- Il Wwf ha lanciato una raccolta di firme per chiedere al governo l’urgente e totale fuoriuscita del nostro paese dalla dipendenza dalle forniture russe.
- Il Wwf suggerisce al governo di passare in tre anni dai 33 GW di rinnovabili eoliche e fotovoltaiche installati a 60 GW di potenza.
- Aerogeneratori alti più di grattacieli di cinquanta piani non spuntano come fiori di campo ma richiedono, a monte, un massiccio impiego di energia.
Il Wwf ha lanciato una raccolta di firme per chiedere al governo l’urgente e totale fuoriuscita del nostro paese dalla dipendenza dalle forniture russe, ottenibile, ad avviso dei suoi esperti, grazie all’aumento esponenziale delle cosiddette Fer (fonti rinnovabili), costi quel che costi.
Il Wwf suggerisce al governo di passare in tre anni dai 33 GW di rinnovabili eoliche e fotovoltaiche installati (che coprono il fabbisogno globale fino al 3,5 per cento, con fortissime oscillazioni, tamponate dal ricorso sussidiario ai combustibili fossili) a 60 GW di potenza, cosa che causerebbe una contrazione della dipendenza dal gas del 20 per cento e una intermittente copertura del fabbisogno pari al 10 per cento.
Per una fuoriuscita completa da qualunque tipo di fonte fossile, bisognerebbe installare tra i 350 e i 600 ulteriori GW.
La realtà è più complessa e contraddice i troppo superficiali ottimismi: per ottenere la messa in rete dell’attuale il 3,5 per cento di energia dal vento e dal sole sono stati già spesi, sottraendoli agli italiani attraverso le bollette, 240 miliardi di euro. Lascio agli economisti calcolare quanto ci verrebbe a costare il gigantesco passo successivo.
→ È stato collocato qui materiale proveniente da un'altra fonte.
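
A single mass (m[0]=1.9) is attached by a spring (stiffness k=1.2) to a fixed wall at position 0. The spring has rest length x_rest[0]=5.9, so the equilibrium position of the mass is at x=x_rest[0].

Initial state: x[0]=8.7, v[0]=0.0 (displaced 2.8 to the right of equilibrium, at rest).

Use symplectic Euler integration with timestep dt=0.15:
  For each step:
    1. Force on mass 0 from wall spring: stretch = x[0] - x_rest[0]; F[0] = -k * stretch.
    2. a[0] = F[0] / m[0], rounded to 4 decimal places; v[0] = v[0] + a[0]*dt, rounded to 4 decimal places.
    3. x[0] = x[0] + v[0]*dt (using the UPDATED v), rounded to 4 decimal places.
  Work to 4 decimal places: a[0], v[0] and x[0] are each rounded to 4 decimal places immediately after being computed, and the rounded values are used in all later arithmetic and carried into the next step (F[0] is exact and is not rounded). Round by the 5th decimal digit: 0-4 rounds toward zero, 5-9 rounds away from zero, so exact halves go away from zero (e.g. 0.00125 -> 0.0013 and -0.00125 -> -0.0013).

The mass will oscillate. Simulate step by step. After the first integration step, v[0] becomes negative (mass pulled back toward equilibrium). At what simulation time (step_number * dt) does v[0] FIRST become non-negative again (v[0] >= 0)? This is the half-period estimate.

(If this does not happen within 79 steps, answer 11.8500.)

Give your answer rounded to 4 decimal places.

Answer: 4.0500

Derivation:
Step 0: x=[8.7000] v=[0.0000]
Step 1: x=[8.6602] v=[-0.2653]
Step 2: x=[8.5812] v=[-0.5268]
Step 3: x=[8.4641] v=[-0.7808]
Step 4: x=[8.3105] v=[-1.0237]
Step 5: x=[8.1227] v=[-1.2521]
Step 6: x=[7.9033] v=[-1.4627]
Step 7: x=[7.6554] v=[-1.6525]
Step 8: x=[7.3826] v=[-1.8188]
Step 9: x=[7.0887] v=[-1.9593]
Step 10: x=[6.7779] v=[-2.0719]
Step 11: x=[6.4546] v=[-2.1551]
Step 12: x=[6.1235] v=[-2.2076]
Step 13: x=[5.7892] v=[-2.2288]
Step 14: x=[5.4565] v=[-2.2183]
Step 15: x=[5.1301] v=[-2.1763]
Step 16: x=[4.8146] v=[-2.1034]
Step 17: x=[4.5145] v=[-2.0006]
Step 18: x=[4.2341] v=[-1.8693]
Step 19: x=[3.9774] v=[-1.7115]
Step 20: x=[3.7480] v=[-1.5294]
Step 21: x=[3.5492] v=[-1.3255]
Step 22: x=[3.3838] v=[-1.1028]
Step 23: x=[3.2541] v=[-0.8644]
Step 24: x=[3.1620] v=[-0.6137]
Step 25: x=[3.1089] v=[-0.3543]
Step 26: x=[3.0954] v=[-0.0899]
Step 27: x=[3.1218] v=[0.1758]
First v>=0 after going negative at step 27, time=4.0500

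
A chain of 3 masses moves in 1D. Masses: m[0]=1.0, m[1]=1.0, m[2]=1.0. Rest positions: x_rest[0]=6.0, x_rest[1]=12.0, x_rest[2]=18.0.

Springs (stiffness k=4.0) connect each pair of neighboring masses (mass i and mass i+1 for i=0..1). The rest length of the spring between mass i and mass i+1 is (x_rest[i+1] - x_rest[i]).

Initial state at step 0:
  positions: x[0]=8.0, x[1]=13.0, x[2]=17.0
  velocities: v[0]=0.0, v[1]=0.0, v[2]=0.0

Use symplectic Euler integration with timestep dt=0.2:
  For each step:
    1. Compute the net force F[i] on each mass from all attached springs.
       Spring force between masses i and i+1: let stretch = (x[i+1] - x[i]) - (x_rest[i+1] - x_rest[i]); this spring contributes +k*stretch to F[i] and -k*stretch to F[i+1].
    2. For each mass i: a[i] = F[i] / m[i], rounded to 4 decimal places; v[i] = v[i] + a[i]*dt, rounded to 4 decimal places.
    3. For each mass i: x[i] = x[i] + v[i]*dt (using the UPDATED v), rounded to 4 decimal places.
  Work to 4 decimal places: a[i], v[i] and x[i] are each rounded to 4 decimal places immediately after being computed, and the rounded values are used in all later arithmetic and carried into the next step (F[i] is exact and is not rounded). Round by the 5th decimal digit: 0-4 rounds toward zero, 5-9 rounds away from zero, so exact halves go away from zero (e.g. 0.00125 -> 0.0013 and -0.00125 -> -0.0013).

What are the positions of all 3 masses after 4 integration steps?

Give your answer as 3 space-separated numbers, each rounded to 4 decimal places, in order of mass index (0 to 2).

Answer: 6.4781 12.3116 19.2102

Derivation:
Step 0: x=[8.0000 13.0000 17.0000] v=[0.0000 0.0000 0.0000]
Step 1: x=[7.8400 12.8400 17.3200] v=[-0.8000 -0.8000 1.6000]
Step 2: x=[7.5200 12.5968 17.8832] v=[-1.6000 -1.2160 2.8160]
Step 3: x=[7.0523 12.3871 18.5606] v=[-2.3386 -1.0483 3.3869]
Step 4: x=[6.4781 12.3116 19.2102] v=[-2.8708 -0.3773 3.2481]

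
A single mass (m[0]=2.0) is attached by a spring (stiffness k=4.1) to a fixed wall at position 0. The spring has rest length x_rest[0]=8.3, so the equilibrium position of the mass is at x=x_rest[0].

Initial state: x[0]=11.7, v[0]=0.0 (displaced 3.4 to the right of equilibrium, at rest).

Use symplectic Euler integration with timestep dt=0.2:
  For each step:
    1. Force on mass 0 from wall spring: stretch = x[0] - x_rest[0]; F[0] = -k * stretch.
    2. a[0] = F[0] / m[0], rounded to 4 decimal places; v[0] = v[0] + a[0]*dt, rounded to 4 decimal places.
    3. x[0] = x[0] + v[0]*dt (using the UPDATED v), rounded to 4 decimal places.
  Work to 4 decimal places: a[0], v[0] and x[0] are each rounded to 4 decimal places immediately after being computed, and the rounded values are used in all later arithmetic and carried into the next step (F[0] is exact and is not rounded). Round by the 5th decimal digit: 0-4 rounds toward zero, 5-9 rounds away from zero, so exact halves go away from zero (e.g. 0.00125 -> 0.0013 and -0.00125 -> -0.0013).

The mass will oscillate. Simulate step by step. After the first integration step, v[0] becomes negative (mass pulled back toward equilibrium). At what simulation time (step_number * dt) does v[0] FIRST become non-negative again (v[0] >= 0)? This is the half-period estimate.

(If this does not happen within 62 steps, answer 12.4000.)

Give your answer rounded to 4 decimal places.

Step 0: x=[11.7000] v=[0.0000]
Step 1: x=[11.4212] v=[-1.3940]
Step 2: x=[10.8865] v=[-2.6737]
Step 3: x=[10.1397] v=[-3.7342]
Step 4: x=[9.2420] v=[-4.4885]
Step 5: x=[8.2671] v=[-4.8747]
Step 6: x=[7.2949] v=[-4.8612]
Step 7: x=[6.4051] v=[-4.4491]
Step 8: x=[5.6707] v=[-3.6722]
Step 9: x=[5.1519] v=[-2.5942]
Step 10: x=[4.8912] v=[-1.3035]
Step 11: x=[4.9100] v=[0.0941]
First v>=0 after going negative at step 11, time=2.2000

Answer: 2.2000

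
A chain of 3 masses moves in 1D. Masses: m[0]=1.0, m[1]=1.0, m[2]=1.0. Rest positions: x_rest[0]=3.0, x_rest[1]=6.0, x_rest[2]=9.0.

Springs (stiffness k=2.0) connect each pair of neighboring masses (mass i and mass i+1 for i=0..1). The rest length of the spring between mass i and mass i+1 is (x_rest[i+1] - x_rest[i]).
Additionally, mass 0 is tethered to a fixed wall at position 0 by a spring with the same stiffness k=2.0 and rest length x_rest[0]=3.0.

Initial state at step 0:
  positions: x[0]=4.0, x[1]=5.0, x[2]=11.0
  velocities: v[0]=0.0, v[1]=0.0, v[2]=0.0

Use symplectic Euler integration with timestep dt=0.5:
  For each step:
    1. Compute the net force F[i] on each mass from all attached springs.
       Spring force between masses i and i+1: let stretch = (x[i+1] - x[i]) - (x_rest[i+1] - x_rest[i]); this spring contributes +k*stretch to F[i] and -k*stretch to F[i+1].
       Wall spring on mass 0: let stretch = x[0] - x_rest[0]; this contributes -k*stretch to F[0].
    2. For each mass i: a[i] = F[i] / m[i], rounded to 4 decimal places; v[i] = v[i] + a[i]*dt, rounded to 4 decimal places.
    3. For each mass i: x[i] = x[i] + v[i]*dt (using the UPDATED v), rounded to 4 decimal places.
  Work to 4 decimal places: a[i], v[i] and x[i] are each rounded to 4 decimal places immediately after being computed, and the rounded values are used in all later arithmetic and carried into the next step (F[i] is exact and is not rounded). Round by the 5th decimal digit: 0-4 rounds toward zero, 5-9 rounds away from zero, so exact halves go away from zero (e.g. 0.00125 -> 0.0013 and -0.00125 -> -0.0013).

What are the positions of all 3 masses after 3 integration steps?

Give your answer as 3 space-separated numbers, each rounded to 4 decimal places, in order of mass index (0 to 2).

Answer: 4.0000 6.3750 9.0000

Derivation:
Step 0: x=[4.0000 5.0000 11.0000] v=[0.0000 0.0000 0.0000]
Step 1: x=[2.5000 7.5000 9.5000] v=[-3.0000 5.0000 -3.0000]
Step 2: x=[2.2500 8.5000 8.5000] v=[-0.5000 2.0000 -2.0000]
Step 3: x=[4.0000 6.3750 9.0000] v=[3.5000 -4.2500 1.0000]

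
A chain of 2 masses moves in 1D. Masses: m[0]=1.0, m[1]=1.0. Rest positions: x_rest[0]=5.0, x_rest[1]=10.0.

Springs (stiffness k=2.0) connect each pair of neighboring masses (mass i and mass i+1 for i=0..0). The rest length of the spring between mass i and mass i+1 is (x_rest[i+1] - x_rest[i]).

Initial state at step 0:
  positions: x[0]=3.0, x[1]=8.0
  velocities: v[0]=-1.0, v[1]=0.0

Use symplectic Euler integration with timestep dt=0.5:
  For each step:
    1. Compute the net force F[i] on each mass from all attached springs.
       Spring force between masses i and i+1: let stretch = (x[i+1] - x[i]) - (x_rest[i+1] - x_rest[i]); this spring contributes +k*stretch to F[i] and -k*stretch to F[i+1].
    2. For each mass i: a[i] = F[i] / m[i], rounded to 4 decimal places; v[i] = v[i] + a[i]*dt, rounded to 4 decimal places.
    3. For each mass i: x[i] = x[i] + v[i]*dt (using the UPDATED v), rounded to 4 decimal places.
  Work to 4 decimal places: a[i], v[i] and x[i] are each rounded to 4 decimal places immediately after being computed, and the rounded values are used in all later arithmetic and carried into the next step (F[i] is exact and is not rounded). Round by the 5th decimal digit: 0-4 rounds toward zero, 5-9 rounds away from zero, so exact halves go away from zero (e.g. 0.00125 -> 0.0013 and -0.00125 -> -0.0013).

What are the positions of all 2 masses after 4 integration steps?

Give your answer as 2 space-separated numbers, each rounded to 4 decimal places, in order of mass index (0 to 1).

Answer: 2.2500 6.7500

Derivation:
Step 0: x=[3.0000 8.0000] v=[-1.0000 0.0000]
Step 1: x=[2.5000 8.0000] v=[-1.0000 0.0000]
Step 2: x=[2.2500 7.7500] v=[-0.5000 -0.5000]
Step 3: x=[2.2500 7.2500] v=[0.0000 -1.0000]
Step 4: x=[2.2500 6.7500] v=[0.0000 -1.0000]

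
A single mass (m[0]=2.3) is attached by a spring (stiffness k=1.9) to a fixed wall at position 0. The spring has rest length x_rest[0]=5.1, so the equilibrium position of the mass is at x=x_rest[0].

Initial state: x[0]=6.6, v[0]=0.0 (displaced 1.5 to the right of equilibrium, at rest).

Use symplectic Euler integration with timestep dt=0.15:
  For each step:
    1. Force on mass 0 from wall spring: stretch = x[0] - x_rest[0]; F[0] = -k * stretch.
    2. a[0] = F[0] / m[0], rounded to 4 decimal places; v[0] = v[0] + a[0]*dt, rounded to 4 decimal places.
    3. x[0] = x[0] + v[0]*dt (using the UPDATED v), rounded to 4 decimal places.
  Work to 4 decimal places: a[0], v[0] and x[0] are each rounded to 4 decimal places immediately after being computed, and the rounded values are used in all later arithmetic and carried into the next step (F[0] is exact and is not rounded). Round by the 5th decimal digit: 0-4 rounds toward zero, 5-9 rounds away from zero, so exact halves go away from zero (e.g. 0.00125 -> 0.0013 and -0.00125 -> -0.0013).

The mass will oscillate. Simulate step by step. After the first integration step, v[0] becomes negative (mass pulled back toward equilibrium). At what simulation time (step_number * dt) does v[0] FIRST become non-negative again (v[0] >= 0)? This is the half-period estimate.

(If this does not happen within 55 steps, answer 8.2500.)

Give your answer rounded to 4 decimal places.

Answer: 3.6000

Derivation:
Step 0: x=[6.6000] v=[0.0000]
Step 1: x=[6.5721] v=[-0.1859]
Step 2: x=[6.5169] v=[-0.3683]
Step 3: x=[6.4353] v=[-0.5439]
Step 4: x=[6.3289] v=[-0.7094]
Step 5: x=[6.1996] v=[-0.8617]
Step 6: x=[6.0499] v=[-0.9980]
Step 7: x=[5.8825] v=[-1.1157]
Step 8: x=[5.7006] v=[-1.2127]
Step 9: x=[5.5075] v=[-1.2871]
Step 10: x=[5.3069] v=[-1.3376]
Step 11: x=[5.1024] v=[-1.3632]
Step 12: x=[4.8979] v=[-1.3635]
Step 13: x=[4.6971] v=[-1.3385]
Step 14: x=[4.5038] v=[-1.2886]
Step 15: x=[4.3216] v=[-1.2147]
Step 16: x=[4.1539] v=[-1.1183]
Step 17: x=[4.0037] v=[-1.0011]
Step 18: x=[3.8739] v=[-0.8653]
Step 19: x=[3.7669] v=[-0.7134]
Step 20: x=[3.6847] v=[-0.5482]
Step 21: x=[3.6288] v=[-0.3728]
Step 22: x=[3.6002] v=[-0.1905]
Step 23: x=[3.5995] v=[-0.0047]
Step 24: x=[3.6267] v=[0.1812]
First v>=0 after going negative at step 24, time=3.6000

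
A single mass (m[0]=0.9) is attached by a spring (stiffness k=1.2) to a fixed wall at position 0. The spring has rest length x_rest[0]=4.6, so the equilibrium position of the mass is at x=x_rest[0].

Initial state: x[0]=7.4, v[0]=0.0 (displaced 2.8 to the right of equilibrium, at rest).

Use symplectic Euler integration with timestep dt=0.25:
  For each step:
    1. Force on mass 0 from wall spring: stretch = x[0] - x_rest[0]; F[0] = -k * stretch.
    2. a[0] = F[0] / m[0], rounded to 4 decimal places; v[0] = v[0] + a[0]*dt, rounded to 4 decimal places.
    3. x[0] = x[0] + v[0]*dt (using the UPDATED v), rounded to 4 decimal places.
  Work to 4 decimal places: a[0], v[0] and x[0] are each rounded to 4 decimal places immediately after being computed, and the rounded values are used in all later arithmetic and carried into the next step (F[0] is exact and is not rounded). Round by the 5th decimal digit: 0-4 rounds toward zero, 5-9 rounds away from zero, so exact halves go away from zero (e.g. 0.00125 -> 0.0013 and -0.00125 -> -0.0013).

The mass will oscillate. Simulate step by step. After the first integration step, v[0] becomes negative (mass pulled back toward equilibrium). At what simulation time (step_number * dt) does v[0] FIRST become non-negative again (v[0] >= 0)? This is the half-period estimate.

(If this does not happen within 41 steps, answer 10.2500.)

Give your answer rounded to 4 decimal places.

Step 0: x=[7.4000] v=[0.0000]
Step 1: x=[7.1667] v=[-0.9333]
Step 2: x=[6.7195] v=[-1.7889]
Step 3: x=[6.0957] v=[-2.4954]
Step 4: x=[5.3472] v=[-2.9940]
Step 5: x=[4.5364] v=[-3.2431]
Step 6: x=[3.7309] v=[-3.2219]
Step 7: x=[2.9979] v=[-2.9322]
Step 8: x=[2.3984] v=[-2.3982]
Step 9: x=[1.9823] v=[-1.6643]
Step 10: x=[1.7844] v=[-0.7917]
Step 11: x=[1.8211] v=[0.1468]
First v>=0 after going negative at step 11, time=2.7500

Answer: 2.7500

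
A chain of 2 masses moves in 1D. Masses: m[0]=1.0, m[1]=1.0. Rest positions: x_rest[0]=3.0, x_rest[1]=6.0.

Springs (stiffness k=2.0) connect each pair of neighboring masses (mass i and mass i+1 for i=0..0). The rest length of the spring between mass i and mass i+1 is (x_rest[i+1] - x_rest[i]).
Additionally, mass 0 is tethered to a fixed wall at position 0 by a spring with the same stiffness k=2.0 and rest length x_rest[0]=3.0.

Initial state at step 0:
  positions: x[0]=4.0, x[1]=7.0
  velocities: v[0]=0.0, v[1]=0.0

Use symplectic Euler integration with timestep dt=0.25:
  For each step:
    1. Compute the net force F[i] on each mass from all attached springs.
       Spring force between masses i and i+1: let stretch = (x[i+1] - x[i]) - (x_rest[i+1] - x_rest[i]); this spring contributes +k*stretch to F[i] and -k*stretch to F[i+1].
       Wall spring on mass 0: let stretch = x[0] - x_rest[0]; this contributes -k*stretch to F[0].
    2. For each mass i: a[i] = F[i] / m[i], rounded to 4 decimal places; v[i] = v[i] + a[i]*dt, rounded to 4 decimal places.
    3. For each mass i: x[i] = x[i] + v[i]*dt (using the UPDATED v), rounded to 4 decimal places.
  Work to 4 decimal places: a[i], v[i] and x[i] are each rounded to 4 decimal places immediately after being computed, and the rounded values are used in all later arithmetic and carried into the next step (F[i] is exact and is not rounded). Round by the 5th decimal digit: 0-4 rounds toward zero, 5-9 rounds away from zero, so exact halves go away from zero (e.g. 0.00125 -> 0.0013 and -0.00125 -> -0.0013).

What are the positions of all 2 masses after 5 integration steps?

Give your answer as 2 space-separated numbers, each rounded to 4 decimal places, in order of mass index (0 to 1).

Step 0: x=[4.0000 7.0000] v=[0.0000 0.0000]
Step 1: x=[3.8750 7.0000] v=[-0.5000 0.0000]
Step 2: x=[3.6563 6.9844] v=[-0.8750 -0.0625]
Step 3: x=[3.3965 6.9278] v=[-1.0391 -0.2266]
Step 4: x=[3.1536 6.8047] v=[-0.9717 -0.4923]
Step 5: x=[2.9729 6.6002] v=[-0.7230 -0.8179]

Answer: 2.9729 6.6002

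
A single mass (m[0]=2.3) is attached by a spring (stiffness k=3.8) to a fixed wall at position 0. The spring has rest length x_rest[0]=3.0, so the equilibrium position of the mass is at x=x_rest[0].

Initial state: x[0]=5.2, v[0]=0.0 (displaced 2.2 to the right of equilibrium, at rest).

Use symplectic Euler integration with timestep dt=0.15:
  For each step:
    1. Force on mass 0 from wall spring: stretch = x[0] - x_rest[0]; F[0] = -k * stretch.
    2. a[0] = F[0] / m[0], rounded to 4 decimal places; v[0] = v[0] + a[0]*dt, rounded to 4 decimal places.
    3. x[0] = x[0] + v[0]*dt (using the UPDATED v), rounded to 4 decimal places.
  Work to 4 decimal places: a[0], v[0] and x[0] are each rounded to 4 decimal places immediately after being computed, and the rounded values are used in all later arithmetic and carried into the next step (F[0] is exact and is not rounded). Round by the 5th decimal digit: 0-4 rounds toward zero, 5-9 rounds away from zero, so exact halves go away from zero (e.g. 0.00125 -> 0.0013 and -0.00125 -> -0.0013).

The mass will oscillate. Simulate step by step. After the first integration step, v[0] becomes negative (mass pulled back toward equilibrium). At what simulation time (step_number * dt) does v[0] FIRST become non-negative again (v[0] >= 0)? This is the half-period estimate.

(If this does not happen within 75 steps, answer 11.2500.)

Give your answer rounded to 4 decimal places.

Step 0: x=[5.2000] v=[0.0000]
Step 1: x=[5.1182] v=[-0.5452]
Step 2: x=[4.9577] v=[-1.0701]
Step 3: x=[4.7244] v=[-1.5553]
Step 4: x=[4.4270] v=[-1.9827]
Step 5: x=[4.0765] v=[-2.3364]
Step 6: x=[3.6860] v=[-2.6032]
Step 7: x=[3.2700] v=[-2.7732]
Step 8: x=[2.8440] v=[-2.8401]
Step 9: x=[2.4238] v=[-2.8014]
Step 10: x=[2.0250] v=[-2.6586]
Step 11: x=[1.6625] v=[-2.4170]
Step 12: x=[1.3497] v=[-2.0855]
Step 13: x=[1.0982] v=[-1.6765]
Step 14: x=[0.9174] v=[-1.2052]
Step 15: x=[0.8140] v=[-0.6891]
Step 16: x=[0.7919] v=[-0.1473]
Step 17: x=[0.8519] v=[0.3999]
First v>=0 after going negative at step 17, time=2.5500

Answer: 2.5500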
Inoltre, aerogeneratori alti più di grattacieli di cinquanta piani non spuntano come fiori di campo ma richiedono, a monte, un massiccio impiego di energia. Per fabbricare ogni singola pala eolica occorrono 900 tonnellate di acciaio, 2500 tonnellate di calcestruzzo, 45 tonnellate di plastica non riciclabile.
Per costruire e mettere in opera i milioni di aerogeneratori necessari a coprire il 50 per cento del fabbisogno mondiale di energia elettrica (ipotesi ad oggi fantascientifica), dovremmo cominciare con l’usare circa due miliardi di tonnellate di carbone e due miliardi di barili di petrolio.
Senza contare l’energia da fonti fossili necessaria per aprire le strade su cui dovranno passare i tir carichi delle pale, i costi energetici dei trasporti via nave (la stragrande maggioranza delle pale proviene dalla Cina), i costi delle scavatrici e dei movimenti di terra, per le nuove e capillari reti di collegamento e così via.
Dopo quanti anni di attività una pala sarà in grado di ripagarsi in termini di consumi energetici? La sua vita produttiva, però, è di appena vent’anni.
La successiva rottamazione causa problemi anche sul versante di ulteriori sprechi energetici, con costi vertiginosi. Se a questa rottamazione si aggiungesse quella analoga dei pannelli fotovoltaici la valanga dei rifiuti supererebbe, del doppio, a livello mondiale, la quantità degli attuali rifiuti derivati dalla plastica.
Non dissento dal Wwf solo perché ha nascosto al pubblico questi “dettagli”. Lo incolpo di aver dimenticato la sua vera vocazione ambientalistica, evitando di sottolineare i danni drammatici che lo tsunami delle energie prodotte attraverso il sole e il vento, nelle spropositate proporzioni auspicate dai suoi esperti, causerebbe ai paesaggi identitari italiani, alla cultura che in essi si radica, all’economia del turismo, alla biodiversità.
Ci indichi la dirigenza odierna del Wwf dove impiantare altri cinquantamila aerogeneratori sulle dorsali di una penisola notoriamente scarsa di venti adatti, scavalcando le obiezioni delle popolazioni coinvolte, massacrando ogni superstite valore paesaggistico e senza realistiche contropartite a livello planetario.